8. Il résulte de ces textes que si la peine d'emprisonnement ferme est supérieure à six mois et inférieure ou égale à un an au sens de l'article D. 48-1-1 du code de procédure pénale, son aménagement est le principe et le juge ne peut l'écarter que s'il constate que la situation ou la personnalité du condamné ne permettent pas son prononcé ou s'il relève une impossibilité matérielle de le faire. Dans ce cas, le juge doit motiver spécialement sa décision, de façon précise et circonstanciée, au regard des faits de l'espèce, de la personnalité et de la situation matérielle, familiale et sociale du condamné.

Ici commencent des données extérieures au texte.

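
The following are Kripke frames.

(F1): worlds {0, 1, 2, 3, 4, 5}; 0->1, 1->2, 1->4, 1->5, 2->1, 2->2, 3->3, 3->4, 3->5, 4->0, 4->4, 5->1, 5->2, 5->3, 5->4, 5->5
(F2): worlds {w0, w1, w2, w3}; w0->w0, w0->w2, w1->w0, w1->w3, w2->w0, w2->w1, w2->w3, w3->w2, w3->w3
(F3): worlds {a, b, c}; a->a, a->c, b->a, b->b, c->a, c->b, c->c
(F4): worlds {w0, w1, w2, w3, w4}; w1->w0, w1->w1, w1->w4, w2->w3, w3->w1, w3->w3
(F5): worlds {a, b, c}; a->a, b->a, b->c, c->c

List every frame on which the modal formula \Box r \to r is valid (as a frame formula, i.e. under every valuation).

The schema corresponds to reflexivity: \forall x Rxx.
(F1): fails — world 0 does not see itself.
(F2): fails — world w1 does not see itself.
(F3): satisfies the condition.
(F4): fails — world w0 does not see itself.
(F5): fails — world b does not see itself.
Valid on: (F3).

(F3)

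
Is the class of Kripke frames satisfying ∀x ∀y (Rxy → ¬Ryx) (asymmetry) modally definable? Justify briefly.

Modal frame validity is preserved under surjective bounded morphisms.
The 3-cycle (worlds 0,1,2 with 0→1→2→0) is asymmetric. Mapping every world to a single reflexive point • is a surjective bounded morphism, and the reflexive point is not asymmetric (R•• but asymmetry requires ¬R••).
So no modal formula (or set of formulas) defines exactly the asymmetric frames.

No — not modally definable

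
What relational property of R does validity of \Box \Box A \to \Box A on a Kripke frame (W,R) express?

Suppose □□A→□A is valid. Take Rxy and set V(A)={w : xR²w}. Then □□A at x, so □A at x, so A at y, i.e. ∃z(Rxz∧Rzy).

density: \forall x \forall y (Rxy \to \exists z (Rxz \wedge Rzy))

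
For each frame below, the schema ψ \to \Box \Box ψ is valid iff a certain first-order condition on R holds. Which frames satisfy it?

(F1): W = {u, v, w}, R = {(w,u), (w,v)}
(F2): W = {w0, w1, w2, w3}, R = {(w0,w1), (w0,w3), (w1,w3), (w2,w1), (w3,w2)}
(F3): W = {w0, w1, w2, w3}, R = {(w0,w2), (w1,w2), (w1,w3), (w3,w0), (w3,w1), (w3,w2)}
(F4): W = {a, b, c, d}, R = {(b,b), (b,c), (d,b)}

(F1)

Frame correspondent (Sahlqvist): \forall x \forall z (x R^2 z \to \exists w (x = w \wedge z = w)) — i.e. a generalized confluence (Geach) condition.
(F1): condition met.
(F2): fails — w0R²w2 but w0 ≠ w2.
(F3): fails — w1R²w0 but w1 ≠ w0.
(F4): fails — bR²c but b ≠ c.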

9. Il s'ensuit que le juge ne peut refuser d'aménager la peine au motif qu'il ne serait pas en possession d'éléments lui permettant d'apprécier la mesure d'aménagement adaptée ; dans ce cas, il doit ordonner d'une part l'aménagement de la peine, d'autre part la convocation du prévenu devant le juge de l'application des peines, en application de l'article 464-2, I, 2°, du code de procédure pénale.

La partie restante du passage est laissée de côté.